Avec le développement des romans policiers historiques, on retrouve de nombreux livres dans lesquels le poison joue un rôle. On peut penser, pour l’époque préhistorique, aux manigances des Mangeurs d’âme, qui manipulent les esprits et les poisons, dans Fils de l’eau. L’Antiquité, on l’a vu, connait aussi ses empoisonneuses.

Le Moyen Âge n’est pas en reste, et le poison se fait une belle place dans les romans policiers médiévaux. On peut penser au livre de Marc Paillet, à l’époque de Charlemagne, Le poignard et le poison. Ou à La couleur de l’archange, l’une des aventures de Galeran de Lesneven, chevalier breton en 1133, de Viviane Moore. Comment ne pas penser également au Nom de la rose, d’Umberto Eco, aventure à l’occasion de laquelle Guillaume de Baskerville va affronter un empoisonneur.
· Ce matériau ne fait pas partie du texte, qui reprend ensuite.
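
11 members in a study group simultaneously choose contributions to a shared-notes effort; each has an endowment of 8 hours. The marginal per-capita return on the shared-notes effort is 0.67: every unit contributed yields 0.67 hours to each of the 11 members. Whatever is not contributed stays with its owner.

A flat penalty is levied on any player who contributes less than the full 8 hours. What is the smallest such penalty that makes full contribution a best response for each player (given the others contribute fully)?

2.64 hours

Given the others contribute fully, the best deviation is to contribute 0 (any partial contribution still incurs the fine and gives up units whose private return 0.67 is below 1).
Deviating from 8 to 0 saves 8 hours but forfeits the deviator's share of the drop in the shared-notes effort: 0.67 × 8 = 5.36.
So the deviation gain is 8 − 5.36 = 2.64, and the fine must be at least 2.64 hours to wipe it out.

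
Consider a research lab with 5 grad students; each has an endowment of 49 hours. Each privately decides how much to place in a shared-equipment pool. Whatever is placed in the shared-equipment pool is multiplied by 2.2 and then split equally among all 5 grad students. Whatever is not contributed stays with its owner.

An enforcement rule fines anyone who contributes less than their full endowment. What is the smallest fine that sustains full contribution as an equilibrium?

27.44 hours

Given the others contribute fully, the best deviation is to contribute 0 (any partial contribution still incurs the fine and gives up units whose private return 0.4400 is below 1).
Deviating from 49 to 0 saves 49 hours but forfeits the deviator's share of the drop in the shared-equipment pool: 2.2/5 × 49 = 21.56.
So the deviation gain is 49 − 21.56 = 27.44, and the fine must be at least 27.44 hours to wipe it out.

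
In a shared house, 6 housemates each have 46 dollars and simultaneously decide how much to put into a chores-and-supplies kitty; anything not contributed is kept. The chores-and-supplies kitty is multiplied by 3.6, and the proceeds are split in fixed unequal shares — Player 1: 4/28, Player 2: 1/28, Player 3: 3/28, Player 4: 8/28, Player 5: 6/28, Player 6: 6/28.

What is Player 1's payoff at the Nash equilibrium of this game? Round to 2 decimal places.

69.66 dollars

For player j, contributing a unit is worthwhile iff 3.6 × (j's share) ≥ 1, i.e. iff j's share is at least 0.2778.
The only share above 0.2778 is Player 4's 8/28, contributing 46; the remaining 5 contribute 0. Total contributed: 46.
Player 1 keeps 46 and receives 3.6 × 46 × 4/28 = 23.66 from the chores-and-supplies kitty, for a payoff of 69.66.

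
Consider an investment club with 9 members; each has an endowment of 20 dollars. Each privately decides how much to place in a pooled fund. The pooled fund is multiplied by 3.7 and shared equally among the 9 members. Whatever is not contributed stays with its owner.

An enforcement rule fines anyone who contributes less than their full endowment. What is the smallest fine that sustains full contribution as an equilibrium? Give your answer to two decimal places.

Given the others contribute fully, the best deviation is to contribute 0 (any partial contribution still incurs the fine and gives up units whose private return 0.4111 is below 1).
Deviating from 20 to 0 saves 20 dollars but forfeits the deviator's share of the drop in the pooled fund: 3.7/9 × 20 = 8.22.
So the deviation gain is 20 − 8.22 = 11.78, and the fine must be at least 11.78 dollars to wipe it out.

11.78 dollars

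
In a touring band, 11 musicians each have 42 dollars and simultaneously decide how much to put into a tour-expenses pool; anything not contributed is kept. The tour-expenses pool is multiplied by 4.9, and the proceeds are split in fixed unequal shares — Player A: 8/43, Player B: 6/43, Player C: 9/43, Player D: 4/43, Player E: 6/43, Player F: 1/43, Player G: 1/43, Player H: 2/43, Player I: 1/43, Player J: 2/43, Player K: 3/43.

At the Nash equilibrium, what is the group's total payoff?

A player with share s gets back 4.9·s per unit contributed, so full contribution is dominant for anyone with s > 1/4.9 = 0.2041 and zero contribution is dominant for anyone below.
Player C alone (share 9/43) is above the threshold, contributing 42; the remaining 10 contribute 0. Total contributed: 42.
The tour-expenses pool pays out 4.9 × 42 = 205.80 in total (split across the unequal shares, but the aggregate is all that matters for the group sum).
The 10 free-riders keep 42 each, adding 420. Group total = 420 + 205.80 = 625.80.

625.80 dollars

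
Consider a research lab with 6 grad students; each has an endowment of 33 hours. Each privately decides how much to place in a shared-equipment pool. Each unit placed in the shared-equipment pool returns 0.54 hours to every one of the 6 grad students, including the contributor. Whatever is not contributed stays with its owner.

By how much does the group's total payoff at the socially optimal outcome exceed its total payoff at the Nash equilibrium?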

Et il y en a encore bien d’autres, sous la plume d’Andrea H. Japp (Monasterium ou dans la série de La dame sans terre), d’Ellis Peters (frère Cadfael doit découvrir le fin mot d’un empoisonnement dans Le capuchon du moine), et jusqu’et y compris dans une série pour enfants, celle d’Évelyne Brisou-Pellen, qui confronte son héros, Garin Trousseboeuf, au poison dans L’herbe du diable.

Toujours dans l’histoire, la série des aventures de Nicolas Le Floch, de François Parot, fait également place à quelques empoisonnements, comme dans L’affaire Nicolas Le Floch, Le sang des farines ou Le fantôme de la rue Royale. De grands auteurs, eux aussi, n’hésitent pas à y recourir : dans Hamlet, mais également dans Roméo et Juliette, il a sa place.

Mais encore à une époque contemporaine, certains auteurs convoquent le poison, comme Elisabeth Herrmann, dans Jeu de massacre à Berlin, ou, dans un style plus… agent secret pour enfants, Jack Lancer dans Chris Cool chez les Jivaros (bibliothèque verte, pour ceux qui s’en rappelleraient!).

De façon moins systématique, mais tout de même, la science fiction, et en particulier le médiéval fantastique, lui fait une bonne place, comme dans Game of Thrones – on pense au moins à l’assassinat du roi Joffrey, et, dans la série, à Arya Stark se vengeant des Frey.

Enfin, il est difficile de ne pas songer à Blanche-Neige, empoisonnée par la méchante reine, et, par extension, à Alan Turing, mathématicien de génie, qui s’est suicidé en reproduisant la scène, avec une pomme empoisonnée au cyanure…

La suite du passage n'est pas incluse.